Derek reached past me to shake Maurits’s hand as well. “Derek Ellis. We’ve met before. What’s that you said?”
“It’s not because you’re new,” William said, and switched the briefcase back into his right hand now that the handshaking was over. He lifted his chin, perhaps in an effort to appear taller, since he wasn’t much bigger than me. “I’ve been here for ten years, and she still watches my every move.” He shot something akin to a glare at the lace curtains. “Nosy old biddy. Always has to have her beak in everyone’s business.”
“Maybe she doesn’t have much of a life of her own,” I suggested.
William glanced at me. “She doesn’t. Never married, never had children.” He chuckled. “Not that I have room to talk. I never married or had children, either. Married to the job, I suppose.”
“So maybe she’s lonely.”
William shrugged. “Possibly. All I know is, she spends all her time sitting at that window. I’ve never seen her come outside the building. She even has groceries delivered.”
“Is she ill? Or disabled?” Some sort of mental illness maybe? Agoraphobia, like Kate had suggested. That’s what it’s called when people are afraid to go outside, right?
“No idea,” William said. “All I know is, she’s a nuisance.” He nodded politely before disarming his car alarm and getting in.
“Cheerful fellow,” Derek remarked when William had pulled out of the parking space and was waiting to join traffic on the Augusta Road. “You got what you need?”
He ran an experienced eye over the tools I had assembled.
“I think so. If you’ll take the big toolbox, I’ll take this little one. And if we need anything else, the truck will be right downstairs; it’s not like it’s a long walk to get something.”
“I don’t want to parade in front of Miss Shaw any more than I have to,” Derek said, and hoisted the big toolbox. “C’mon, Avery. Let’s get this show on the road.”

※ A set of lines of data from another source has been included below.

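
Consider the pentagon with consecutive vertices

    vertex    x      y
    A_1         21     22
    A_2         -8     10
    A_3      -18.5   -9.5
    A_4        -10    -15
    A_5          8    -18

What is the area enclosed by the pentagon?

Σ = (386) + (261) + (182.5) + (300) + (554) = 1683.5
Area = |Σ|/2 = 841.75.

841.75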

“Let’s.” I grabbed the small toolbox and followed him toward the front door, twiddling my fingers to Miss Shaw on the way.
Just as we reached the front door, it opened from the inside, and Candy tumbled out, followed by another young woman. She was shorter by an inch or two and, unlike Candy, seemed determined to make as little of herself as possible. Like Candy, she had a blond ponytail—baby-fine hair scraped straight back—but it looked less jaunty, just sort of hung there. Candy was polished to a high sheen, with iridescent blue eye shadow, a thick layer of mascara, and pink lip gloss, while her friend looked like Plain Jane, with not a stitch of makeup on her face. I had wondered whether Candy’s faded jeans and cropped top were a uniform of sorts, clothes she wore to Guido’s to maximize her earnings, but it must be her usual mode of dress, because she was wearing the same tight jeans and the same short and tight sort of top now, when I assumed she was on her way to school. Both girls had bags over their shoulders, and Jamie was jingling a set of car keys in her hand. Unlike Candy, she was dressed in leggings and an oversized and baggy sweater that hung almost to her knees and hid any hint of a figure. The color was a dark navy blue bordering on black that overwhelmed her pale complexion and delicate features.